Le recourant requiert que soit apposée une "mention rectificative" sur cette lettre. En réalité, il demande non pas une rectification, mais l'ajout d'une phrase – à savoir qu'il conteste avoir tenu les propos qu'on lui prête. Or la "décision" ou lettre du 8 octobre 2013 du Service social de Lausanne, pour le CSR, indique clairement que ce service prend acte du fait que le destinataire conteste les faits qui lui sont reprochés. A ce stade, et alors que l'enquête pénale est en cours – enquête qui sera de nature à permettre de clarifier la situation sur le plan des faits, s'agissant du déroulement de l'entretien du 28 novembre 2011 –, il faut considérer que l'organe administratif compétent a fait le 8 octobre 2013 une déclaration écrite qui équivaut à la mention du caractère litigieux des données, au sens de l'art. 29 al. 3 LPrD ("Si ni l'exactitude, ni l'inexactitude d'une donnée ne peut être établie, le responsable du traitement ajoute à la donnée la mention de son caractère litigieux"). C'est à l'issue de l'enquête pénale qu'il sera possible de déterminer si les événements relatés dans la lettre d'avertissement du 28 novembre 2011 sont exacts ou inexacts, et le cas échéant si le CSR doit prendre d'autres mesures, sur la base de la LPrD.
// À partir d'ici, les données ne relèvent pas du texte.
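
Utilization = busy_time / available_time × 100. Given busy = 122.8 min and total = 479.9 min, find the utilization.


Utilization = busy / total × 100
= 122.8 / 479.9 × 100
= 25.6%


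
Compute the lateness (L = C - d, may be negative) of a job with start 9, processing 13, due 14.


Completion = 9 + 13 = 22
Lateness = C - d = 22 - 14
= 8


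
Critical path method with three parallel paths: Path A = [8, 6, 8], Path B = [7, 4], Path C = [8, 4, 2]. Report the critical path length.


Path A: 8 + 6 + 8 = 22
Path B: 7 + 4 = 11
Path C: 8 + 4 + 2 = 14
Critical path = longest = max(22, 11, 14)
= 22 (Path A)


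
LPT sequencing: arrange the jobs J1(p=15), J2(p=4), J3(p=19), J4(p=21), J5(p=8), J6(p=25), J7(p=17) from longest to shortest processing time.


LPT: sort by longest processing time first
  J6: p=25
  J4: p=21
  J3: p=19
  J7: p=17
  J1: p=15
  J5: p=8
  J2: p=4
Order: J6 → J4 → J3 → J7 → J1 → J5 → J2


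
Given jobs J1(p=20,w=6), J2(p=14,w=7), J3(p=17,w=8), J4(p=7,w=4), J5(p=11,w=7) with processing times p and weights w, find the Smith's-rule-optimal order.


WSPT (Smith's rule): sort by p/w ascending
  J5: p/w = 11/7 = 1.571
  J4: p/w = 7/4 = 1.750
  J2: p/w = 14/7 = 2.000
  J3: p/w = 17/8 = 2.125
  J1: p/w = 20/6 = 3.333
Order: J5 → J4 → J2 → J3 → J1


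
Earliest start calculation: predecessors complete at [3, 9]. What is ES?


ES = max of all predecessor completion times
Predecessors: [3, 9]
ES = max(3, 9)
= 9


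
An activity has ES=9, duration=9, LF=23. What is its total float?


EF = ES + duration = 9 + 9 = 18
LS = LF - duration = 23 - 9 = 14
Total Float = LF - EF = 23 - 18
(or LS - ES = 14 - 9)
= 5


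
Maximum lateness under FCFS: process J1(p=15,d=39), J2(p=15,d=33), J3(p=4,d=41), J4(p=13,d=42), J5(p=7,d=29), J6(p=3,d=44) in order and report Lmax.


Lateness per job (L = C - d):
  J1: C=15, d=39, L=-24
  J2: C=30, d=33, L=-3
  J3: C=34, d=41, L=-7
  J4: C=47, d=42, L=5
  J5: C=54, d=29, L=25
  J6: C=57, d=44, L=13
Lmax = max(-24, -3, -7, 5, 25, 13)
= 25


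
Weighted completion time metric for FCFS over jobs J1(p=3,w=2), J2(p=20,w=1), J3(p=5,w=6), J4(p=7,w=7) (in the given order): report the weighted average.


Completion times:
  J1: C=3, w×C=2×3=6
  J2: C=23, w×C=1×23=23
  J3: C=28, w×C=6×28=168
  J4: C=35, w×C=7×35=245
Sum w×C = 442
Sum w = 16
Weighted avg = 442/16
= 27.62


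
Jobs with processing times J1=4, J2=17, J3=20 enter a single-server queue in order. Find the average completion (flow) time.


Completion times:
  J1: completes at 4
  J2: completes at 21
  J3: completes at 41
Sum = 66
Average = 66/3
= 22.00


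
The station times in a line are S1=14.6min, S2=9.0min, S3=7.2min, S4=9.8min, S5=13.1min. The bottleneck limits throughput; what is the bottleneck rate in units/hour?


Bottleneck = longest station time
Station times: [14.6, 9.0, 7.2, 9.8, 13.1]
Max = 14.6 min
Rate = 60 / 14.6
= 4.11 units/hour (bottleneck: 14.6min)


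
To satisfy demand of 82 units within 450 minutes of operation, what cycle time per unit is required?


Cycle time = available time / demand
= 450 / 82
= 5.49 min/unit


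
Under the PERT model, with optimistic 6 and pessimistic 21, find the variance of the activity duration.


σ² = ((p - o) / 6)² = (p - o)² / 36
= (21 - 6)² / 36
= 15² / 36
= 225 / 36
= 6.2500


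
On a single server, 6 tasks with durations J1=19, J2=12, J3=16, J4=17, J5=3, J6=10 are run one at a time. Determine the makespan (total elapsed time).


Sequential makespan: sum all processing times
= 19 + 12 + 16 + 17 + 3 + 10
= 77 time units


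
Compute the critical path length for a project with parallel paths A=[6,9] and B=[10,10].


Path A: 6 + 9 = 15
Path B: 10 + 10 = 20
Critical path = longest = max(15, 20)
= 20 (Path B)


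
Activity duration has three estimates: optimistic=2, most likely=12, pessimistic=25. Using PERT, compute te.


te = (o + 4m + p) / 6
= (2 + 4×12 + 25) / 6
= (2 + 48 + 25) / 6
= 75 / 6
= 12.50


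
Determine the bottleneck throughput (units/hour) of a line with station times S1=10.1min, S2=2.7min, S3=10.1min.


Bottleneck = longest station time
Station times: [10.1, 2.7, 10.1]
Max = 10.1 min
Rate = 60 / 10.1
= 5.94 units/hour (bottleneck: 10.1min)


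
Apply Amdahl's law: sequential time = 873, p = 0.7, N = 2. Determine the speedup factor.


Amdahl's law: T_p = T × ((1-p) + p/N)
= 873 × ((1-0.7) + 0.7/2)
= 873 × (0.30 + 0.3500)
= 873 × 0.6500
= 567.45
Speedup = 873/567.45
= 1.54×


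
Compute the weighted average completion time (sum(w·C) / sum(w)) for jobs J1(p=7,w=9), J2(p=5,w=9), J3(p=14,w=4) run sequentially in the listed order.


Completion times:
  J1: C=7, w×C=9×7=63
  J2: C=12, w×C=9×12=108
  J3: C=26, w×C=4×26=104
Sum w×C = 275
Sum w = 22
Weighted avg = 275/22
= 12.50


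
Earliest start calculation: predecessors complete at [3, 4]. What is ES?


ES = max of all predecessor completion times
Predecessors: [3, 4]
ES = max(3, 4)
= 4


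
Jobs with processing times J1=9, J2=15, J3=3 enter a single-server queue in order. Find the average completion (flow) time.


Completion times:
  J1: completes at 9
  J2: completes at 24
  J3: completes at 27
Sum = 60
Average = 60/3
= 20.00


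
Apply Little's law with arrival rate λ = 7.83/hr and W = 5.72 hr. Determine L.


Little's law: L = λ × W
= 7.83 × 5.72
= 44.79


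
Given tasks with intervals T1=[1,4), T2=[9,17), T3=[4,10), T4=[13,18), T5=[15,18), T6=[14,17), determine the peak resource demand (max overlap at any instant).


Check each time point for overlaps:
  t=15: 4 tasks active (T2, T4, T5, T6)
Max concurrent = 4


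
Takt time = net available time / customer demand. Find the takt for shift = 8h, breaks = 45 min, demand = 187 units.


Available = 8×60 - 45 = 435 min
Takt time = 435 / 187
= 2.33 min/unit


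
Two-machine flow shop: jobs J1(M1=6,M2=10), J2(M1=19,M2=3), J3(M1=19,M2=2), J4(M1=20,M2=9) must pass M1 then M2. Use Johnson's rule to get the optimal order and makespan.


Johnson's rule:
Group 1 (M1≤M2, sort by M1): ['J1']
Group 2 (M1>M2, sort desc M2): ['J4', 'J2', 'J3']
Sequence: J1 → J4 → J2 → J3
Makespan calculation:
  J1: M1 done=6, M2 done=16
  J4: M1 done=26, M2 done=35
  J2: M1 done=45, M2 done=48
  J3: M1 done=64, M2 done=66
= Sequence: J1 → J4 → J2 → J3, Makespan: 66


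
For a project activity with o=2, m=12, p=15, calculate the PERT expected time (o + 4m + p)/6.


te = (o + 4m + p) / 6
= (2 + 4×12 + 15) / 6
= (2 + 48 + 15) / 6
= 65 / 6
= 10.83


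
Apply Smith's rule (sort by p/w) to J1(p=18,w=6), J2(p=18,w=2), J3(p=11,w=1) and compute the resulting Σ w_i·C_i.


WSPT order (by p/w): J1 → J2 → J3
  J1: C=18, w·C=6×18=108
  J2: C=36, w·C=2×36=72
  J3: C=47, w·C=1×47=47
Σ w·C = 227
= 227


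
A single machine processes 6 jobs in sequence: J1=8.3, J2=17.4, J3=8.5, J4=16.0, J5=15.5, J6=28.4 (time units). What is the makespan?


Sequential makespan: sum all processing times
= 8.3 + 17.4 + 8.5 + 16.0 + 15.5 + 28.4
= 94.1 time units


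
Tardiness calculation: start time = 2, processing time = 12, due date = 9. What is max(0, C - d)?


Completion = start + processing = 2 + 12 = 14
Tardiness = max(0, C - d) = max(0, 14 - 9)
= max(0, 5)
= 5


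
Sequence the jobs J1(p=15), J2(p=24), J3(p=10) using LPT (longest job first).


LPT: sort by longest processing time first
  J2: p=24
  J1: p=15
  J3: p=10
Order: J2 → J1 → J3


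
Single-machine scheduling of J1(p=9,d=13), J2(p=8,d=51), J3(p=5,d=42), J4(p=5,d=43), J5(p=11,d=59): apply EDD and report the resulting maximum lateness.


EDD order: J1 → J3 → J4 → J2 → J5
Completion and lateness:
  J1: C=9, d=13, L=9-13=-4
  J3: C=14, d=42, L=14-42=-28
  J4: C=19, d=43, L=19-43=-24
  J2: C=27, d=51, L=27-51=-24
  J5: C=38, d=59, L=38-59=-21
Lmax = max(-4, -28, -24, -24, -21)
= -4


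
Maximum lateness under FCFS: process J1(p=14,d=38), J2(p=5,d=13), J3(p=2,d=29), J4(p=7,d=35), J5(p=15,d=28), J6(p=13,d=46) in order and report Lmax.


Lateness per job (L = C - d):
  J1: C=14, d=38, L=-24
  J2: C=19, d=13, L=6
  J3: C=21, d=29, L=-8
  J4: C=28, d=35, L=-7
  J5: C=43, d=28, L=15
  J6: C=56, d=46, L=10
Lmax = max(-24, 6, -8, -7, 15, 10)
= 15


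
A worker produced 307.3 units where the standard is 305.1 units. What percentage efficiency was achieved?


Efficiency = (actual / standard) × 100
= (307.3 / 305.1) × 100
= 100.7%


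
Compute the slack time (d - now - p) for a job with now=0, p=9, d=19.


Slack = due - current_time - processing
= 19 - 0 - 9
= 10


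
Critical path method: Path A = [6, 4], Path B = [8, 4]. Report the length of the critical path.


Path A: 6 + 4 = 10
Path B: 8 + 4 = 12
Critical path = longest = max(10, 12)
= 12 (Path B)


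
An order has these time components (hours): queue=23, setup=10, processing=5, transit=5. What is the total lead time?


Lead time = queue + setup + processing + transit
= 23 + 10 + 5 + 5
= 43 hours


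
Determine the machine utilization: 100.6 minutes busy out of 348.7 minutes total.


Utilization = busy / total × 100
= 100.6 / 348.7 × 100
= 28.9%


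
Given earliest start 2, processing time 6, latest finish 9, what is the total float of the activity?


EF = ES + duration = 2 + 6 = 8
LS = LF - duration = 9 - 6 = 3
Total Float = LF - EF = 9 - 8
(or LS - ES = 3 - 2)
= 1


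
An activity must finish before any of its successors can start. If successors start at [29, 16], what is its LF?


LF = min of all successor start times
Successors start at: [29, 16]
LF = min(29, 16)
= 16


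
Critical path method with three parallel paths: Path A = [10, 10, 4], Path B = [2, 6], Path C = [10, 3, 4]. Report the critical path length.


Path A: 10 + 10 + 4 = 24
Path B: 2 + 6 = 8
Path C: 10 + 3 + 4 = 17
Critical path = longest = max(24, 8, 17)
= 24 (Path A)


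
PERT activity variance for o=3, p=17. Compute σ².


σ² = ((p - o) / 6)² = (p - o)² / 36
= (17 - 3)² / 36
= 14² / 36
= 196 / 36
= 5.4444


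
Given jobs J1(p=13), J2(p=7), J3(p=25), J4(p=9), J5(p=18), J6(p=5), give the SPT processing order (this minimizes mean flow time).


SPT: sort by shortest processing time
  J6: p=5
  J2: p=7
  J4: p=9
  J1: p=13
  J5: p=18
  J3: p=25
Order: J6 → J2 → J4 → J1 → J5 → J3


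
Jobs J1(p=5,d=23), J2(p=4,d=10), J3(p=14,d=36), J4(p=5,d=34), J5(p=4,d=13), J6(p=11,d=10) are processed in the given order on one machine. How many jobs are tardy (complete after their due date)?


Completion vs due date:
  J1: C=5, d=23 → on time
  J2: C=9, d=10 → on time
  J3: C=23, d=36 → on time
  J4: C=28, d=34 → on time
  J5: C=32, d=13 → TARDY
  J6: C=43, d=10 → TARDY
Tardy jobs: J5, J6
Count = 2


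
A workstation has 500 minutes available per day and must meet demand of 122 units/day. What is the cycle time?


Cycle time = available time / demand
= 500 / 122
= 4.10 min/unit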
2.                                On ne voit pas, dans ces conditions, en quoi le SPAS aurait violé le droit cantonal en écartant d'emblée le recours contre la "décision" du CSR. Le présent recours, manifestement mal fondé, doit être rejeté sans autre mesure d'instruction, selon la procédure simplifiée de l'art. 82 al. 1 LPA-VD. Il n'y a pas lieu de percevoir des frais de justice, ni d'allouer des dépens.

Par ces motifs
 la Cour de droit administratif et public
du Tribunal cantonal
arrête:

 

I.                                   Le recours est  rejeté.

II.                                 Il n'est pas perçu de frais judiciaires ni alloué de dépens.

 

 

Lausanne, le 27 novembre 2013

 

 

 

Le président:                                                                                             La greffière:       

                                                                                                                 

 

 

 

 

 

Le présent arrêt est communiqué aux destinataires de l'avis d'envoi ci-joint.

Il peut faire l'objet, dans les trente jours suivant sa notification, d'un recours au Tribunal fédéral. Le recours en matière de droit public s'exerce aux conditions des articles 82 ss de la loi du 17 juin 2005 sur le Tribunal fédéral (LTF - RS 173.110), le recours constitutionnel subsidiaire à celles des articles 113 ss LTF. Le mémoire de recours doit être rédigé dans une langue officielle, indiquer les conclusions, les motifs et les moyens de preuve, et être signé. Les motifs doivent exposer succinctement en quoi l’acte attaqué viole le droit. Les pièces invoquées comme moyens de preuve doivent être jointes au mémoire, pour autant qu’elles soient en mains de la partie; il en va de même de la décision attaquée.